What I hear you telling me, Sheryl and chick behind the keyboard, is “Too bad. You have no choice. Shut up and climb the ladder because women all around the world are counting on you.”

Maybe I’m just more selfish than the average working woman. Even though I could climb the ladder and reach a position of influence where I could make changes to improve the experience for other women, since in today’s world that would mean working 60 hours a week and putting my job before all else, I choose not to pursue that position. I will not sacrifice time with my family, my health, my sanity to gain a position of power that I don’t actually want, even if “women all around the world are counting on me”.

If you want to climb the ladder then go for it. There are plenty of messages out there like “Lean In” that encourage and support you.

I’m here to represent all the other women who secretly don’t relate to those mainstream messages. We’ve been keeping these feelings secret because we know if we speak up, you’ll through that “P” word in our faces and shut us down for expressing anything less than pure professional ambition.

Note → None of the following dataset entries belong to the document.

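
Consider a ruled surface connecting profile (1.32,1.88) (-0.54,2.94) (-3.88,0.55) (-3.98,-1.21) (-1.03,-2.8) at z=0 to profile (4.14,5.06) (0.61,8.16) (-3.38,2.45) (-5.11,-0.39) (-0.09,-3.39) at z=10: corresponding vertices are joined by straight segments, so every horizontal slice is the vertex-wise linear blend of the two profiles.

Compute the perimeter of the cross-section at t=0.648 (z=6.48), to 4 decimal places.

Cross-section at t=0.648: each vertex is (1-t)·p0[i] + t·p1[i].
  v1: (1-0.648)·(1.32,1.88) + 0.648·(4.14,5.06) = (3.1474,3.9406)
  v2: (1-0.648)·(-0.54,2.94) + 0.648·(0.61,8.16) = (0.2052,6.3226)
  v3: (1-0.648)·(-3.88,0.55) + 0.648·(-3.38,2.45) = (-3.5560,1.7812)
  v4: (1-0.648)·(-3.98,-1.21) + 0.648·(-5.11,-0.39) = (-4.7122,-0.6786)
  v5: (1-0.648)·(-1.03,-2.8) + 0.648·(-0.09,-3.39) = (-0.4209,-3.1823)
Perimeter = Σ |v_{i+1} − v_i|:
  edge 1→2: √(-2.9422² + 2.3819²) = 3.7855 (running 3.7855)
  edge 2→3: √(-3.7612² + -4.5414²) = 5.8967 (running 9.6821)
  edge 3→4: √(-1.1562² + -2.4598²) = 2.7180 (running 12.4002)
  edge 4→5: √(4.2914² + -2.5037²) = 4.9683 (running 17.3685)
  edge 5→1: √(3.5682² + 7.1230²) = 7.9667 (running 25.3352)
Perimeter = 25.3352

Perimeter at t=0.648: 25.3352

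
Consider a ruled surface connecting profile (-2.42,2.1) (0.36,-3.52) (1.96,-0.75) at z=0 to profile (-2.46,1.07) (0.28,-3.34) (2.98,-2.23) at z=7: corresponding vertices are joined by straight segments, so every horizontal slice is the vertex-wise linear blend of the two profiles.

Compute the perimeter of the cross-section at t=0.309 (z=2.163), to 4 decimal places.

Cross-section at t=0.309: each vertex is (1-t)·p0[i] + t·p1[i].
  v1: (1-0.309)·(-2.42,2.1) + 0.309·(-2.46,1.07) = (-2.4324,1.7817)
  v2: (1-0.309)·(0.36,-3.52) + 0.309·(0.28,-3.34) = (0.3353,-3.4644)
  v3: (1-0.309)·(1.96,-0.75) + 0.309·(2.98,-2.23) = (2.2752,-1.2073)
Perimeter = Σ |v_{i+1} − v_i|:
  edge 1→2: √(2.7676² + -5.2461²) = 5.9314 (running 5.9314)
  edge 2→3: √(1.9399² + 2.2571²) = 2.9762 (running 8.9076)
  edge 3→1: √(-4.7075² + 2.9891²) = 5.5763 (running 14.4839)
Perimeter = 14.4839

Perimeter at t=0.309: 14.4839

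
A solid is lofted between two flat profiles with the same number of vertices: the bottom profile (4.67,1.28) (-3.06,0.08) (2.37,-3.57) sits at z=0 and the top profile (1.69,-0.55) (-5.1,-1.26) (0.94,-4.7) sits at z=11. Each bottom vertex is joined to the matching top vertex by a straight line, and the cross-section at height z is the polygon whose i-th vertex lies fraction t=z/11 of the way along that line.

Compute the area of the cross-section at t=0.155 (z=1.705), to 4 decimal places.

Cross-section at t=0.155: each vertex is (1-t)·p0[i] + t·p1[i].
  v1: (1-0.155)·(4.67,1.28) + 0.155·(1.69,-0.55) = (4.2081,0.9963)
  v2: (1-0.155)·(-3.06,0.08) + 0.155·(-5.1,-1.26) = (-3.3762,-0.1277)
  v3: (1-0.155)·(2.37,-3.57) + 0.155·(0.94,-4.7) = (2.1484,-3.7451)
Shoelace sum Σ(x_i·y_{i+1} − x_{i+1}·y_i):
  i=1: 4.2081·-0.1277 − -3.3762·0.9963 = +2.8265 (running +2.8265)
  i=2: -3.3762·-3.7451 − 2.1484·-0.1277 = +12.9187 (running +15.7452)
  i=3: 2.1484·0.9963 − 4.2081·-3.7451 = +17.9005 (running +33.6457)
Area = |Σ|/2 = |33.6457|/2 = 16.8228

Area at t=0.155: 16.8228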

Call me privileged. Call me selfish. If that’s how you see me, then so be it. But you’re in for a rude awakening, girl behind the keyboard. There are millions of women out there just like me who are tired of climbing the career ladder simply out of obligation and are tired of keeping our true feelings bottled up. Some will keep climbing as you continue barking “Lean In!” at them, but more and more are going to turn around, stop climbing, and bark back.

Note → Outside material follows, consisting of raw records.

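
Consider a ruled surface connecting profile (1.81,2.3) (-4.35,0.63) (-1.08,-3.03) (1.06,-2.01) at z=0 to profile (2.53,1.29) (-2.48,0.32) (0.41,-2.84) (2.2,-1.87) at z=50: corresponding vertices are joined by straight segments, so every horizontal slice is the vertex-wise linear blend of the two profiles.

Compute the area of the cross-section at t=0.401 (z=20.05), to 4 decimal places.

Cross-section at t=0.401: each vertex is (1-t)·p0[i] + t·p1[i].
  v1: (1-0.401)·(1.81,2.3) + 0.401·(2.53,1.29) = (2.0987,1.8950)
  v2: (1-0.401)·(-4.35,0.63) + 0.401·(-2.48,0.32) = (-3.6001,0.5057)
  v3: (1-0.401)·(-1.08,-3.03) + 0.401·(0.41,-2.84) = (-0.4825,-2.9538)
  v4: (1-0.401)·(1.06,-2.01) + 0.401·(2.2,-1.87) = (1.5171,-1.9539)
Shoelace sum Σ(x_i·y_{i+1} − x_{i+1}·y_i):
  i=1: 2.0987·0.5057 − -3.6001·1.8950 = +7.8835 (running +7.8835)
  i=2: -3.6001·-2.9538 − -0.4825·0.5057 = +10.8781 (running +18.7616)
  i=3: -0.4825·-1.9539 − 1.5171·-2.9538 = +5.4241 (running +24.1857)
  i=4: 1.5171·1.8950 − 2.0987·-1.9539 = +6.9756 (running +31.1613)
Area = |Σ|/2 = |31.1613|/2 = 15.5806

Area at t=0.401: 15.5806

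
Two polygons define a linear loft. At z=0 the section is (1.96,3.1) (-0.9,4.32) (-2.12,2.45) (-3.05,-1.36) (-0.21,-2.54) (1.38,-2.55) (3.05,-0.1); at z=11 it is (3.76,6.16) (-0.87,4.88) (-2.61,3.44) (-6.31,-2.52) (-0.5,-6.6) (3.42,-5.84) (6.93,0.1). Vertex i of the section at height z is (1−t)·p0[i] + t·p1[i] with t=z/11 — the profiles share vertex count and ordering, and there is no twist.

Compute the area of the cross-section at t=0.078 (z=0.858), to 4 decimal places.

Area at t=0.078: 32.7973

Cross-section at t=0.078: each vertex is (1-t)·p0[i] + t·p1[i].
  v1: (1-0.078)·(1.96,3.1) + 0.078·(3.76,6.16) = (2.1004,3.3387)
  v2: (1-0.078)·(-0.9,4.32) + 0.078·(-0.87,4.88) = (-0.8977,4.3637)
  v3: (1-0.078)·(-2.12,2.45) + 0.078·(-2.61,3.44) = (-2.1582,2.5272)
  v4: (1-0.078)·(-3.05,-1.36) + 0.078·(-6.31,-2.52) = (-3.3043,-1.4505)
  v5: (1-0.078)·(-0.21,-2.54) + 0.078·(-0.5,-6.6) = (-0.2326,-2.8567)
  v6: (1-0.078)·(1.38,-2.55) + 0.078·(3.42,-5.84) = (1.5391,-2.8066)
  v7: (1-0.078)·(3.05,-0.1) + 0.078·(6.93,0.1) = (3.3526,-0.0844)
Shoelace sum Σ(x_i·y_{i+1} − x_{i+1}·y_i):
  i=1: 2.1004·4.3637 − -0.8977·3.3387 = +12.1625 (running +12.1625)
  i=2: -0.8977·2.5272 − -2.1582·4.3637 = +7.1492 (running +19.3117)
  i=3: -2.1582·-1.4505 − -3.3043·2.5272 = +11.4811 (running +30.7928)
  i=4: -3.3043·-2.8567 − -0.2326·-1.4505 = +9.1019 (running +39.8946)
  i=5: -0.2326·-2.8066 − 1.5391·-2.8567 = +5.0496 (running +44.9443)
  i=6: 1.5391·-0.0844 − 3.3526·-2.8066 = +9.2797 (running +54.2240)
  i=7: 3.3526·3.3387 − 2.1004·-0.0844 = +11.3707 (running +65.5946)
Area = |Σ|/2 = |65.5946|/2 = 32.7973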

Monica is a wife and mother of three who writes about her experience as a modern woman in corporate America. Follow Monica on Instagram and learn more about her ‘Lean Out’ message

2 Replies to ““Hi, my name is Monica and I’m a privileged white woman.””

  1. I think you touched on a key issue with this “since in today’s world that would mean working 60 hours a week and putting my job before all else, I choose not to pursue that position.“…

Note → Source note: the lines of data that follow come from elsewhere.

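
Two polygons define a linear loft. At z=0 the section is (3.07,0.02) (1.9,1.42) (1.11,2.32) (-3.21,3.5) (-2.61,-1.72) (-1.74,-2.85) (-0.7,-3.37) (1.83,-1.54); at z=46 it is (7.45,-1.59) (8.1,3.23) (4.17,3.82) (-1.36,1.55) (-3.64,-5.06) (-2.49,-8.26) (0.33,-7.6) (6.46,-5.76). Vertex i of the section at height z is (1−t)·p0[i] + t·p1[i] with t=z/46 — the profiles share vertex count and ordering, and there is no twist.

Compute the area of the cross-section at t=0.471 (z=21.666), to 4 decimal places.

Area at t=0.471: 55.3301

Cross-section at t=0.471: each vertex is (1-t)·p0[i] + t·p1[i].
  v1: (1-0.471)·(3.07,0.02) + 0.471·(7.45,-1.59) = (5.1330,-0.7383)
  v2: (1-0.471)·(1.9,1.42) + 0.471·(8.1,3.23) = (4.8202,2.2725)
  v3: (1-0.471)·(1.11,2.32) + 0.471·(4.17,3.82) = (2.5513,3.0265)
  v4: (1-0.471)·(-3.21,3.5) + 0.471·(-1.36,1.55) = (-2.3387,2.5816)
  v5: (1-0.471)·(-2.61,-1.72) + 0.471·(-3.64,-5.06) = (-3.0951,-3.2931)
  v6: (1-0.471)·(-1.74,-2.85) + 0.471·(-2.49,-8.26) = (-2.0933,-5.3981)
  v7: (1-0.471)·(-0.7,-3.37) + 0.471·(0.33,-7.6) = (-0.2149,-5.3623)
  v8: (1-0.471)·(1.83,-1.54) + 0.471·(6.46,-5.76) = (4.0107,-3.5276)
Shoelace sum Σ(x_i·y_{i+1} − x_{i+1}·y_i):
  i=1: 5.1330·2.2725 − 4.8202·-0.7383 = +15.2236 (running +15.2236)
  i=2: 4.8202·3.0265 − 2.5513·2.2725 = +8.7906 (running +24.0141)
  i=3: 2.5513·2.5816 − -2.3387·3.0265 = +13.6641 (running +37.6783)
  i=4: -2.3387·-3.2931 − -3.0951·2.5816 = +15.6917 (running +53.3700)
  i=5: -3.0951·-5.3981 − -2.0933·-3.2931 = +9.8145 (running +63.1845)
  i=6: -2.0933·-5.3623 − -0.2149·-5.3981 = +10.0648 (running +73.2493)
  i=7: -0.2149·-3.5276 − 4.0107·-5.3623 = +22.2648 (running +95.5141)
  i=8: 4.0107·-0.7383 − 5.1330·-3.5276 = +15.1460 (running +110.6602)
Area = |Σ|/2 = |110.6602|/2 = 55.3301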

    No one should be working like this. In a role early in my career I was required to work a lot of unpaid overtime . My mother pointed out that I should
    leave this employer, she pointed out that if I had kids I would not be able to do that role, which effectively meant it wasn’t a fair job, and effectively discriminatory. (She was right, it was awful, and I left).

    I now try to be strict about the hours I work, but it’s not always achievable. If I were to step back and only do the hours I that I am actually paid for (like many mothers have to), it would hold me back in a career I care about- but It really shouldn’t be the case for anyone!


  2. Very interesting…yes women are all walking different paths. Some are still severely oppressed, while others have many opportunities, non gender biased family systems, money for whatever education they want/need, etc. You are speaking to a subgroup…nothing wrong with that imo…as long as we don’t forget it is a subgroup.

    We gotta figure out a way to run the world at 20 hrs/wk hahaha. Or should I say influence the world from outside of the normal model (where # of hrs = amt of impact). Still exploring this myself, but raising strong, creative, loved children can def be part of it. So can an invention or even abstract idea that alters the course of humanity but doesn’t require participation in the traditional work structure. Just some thoughts. I like your point that there is such a thing as too much. Women who are still (rightly) fighting for more will still benefit from knowing this truth.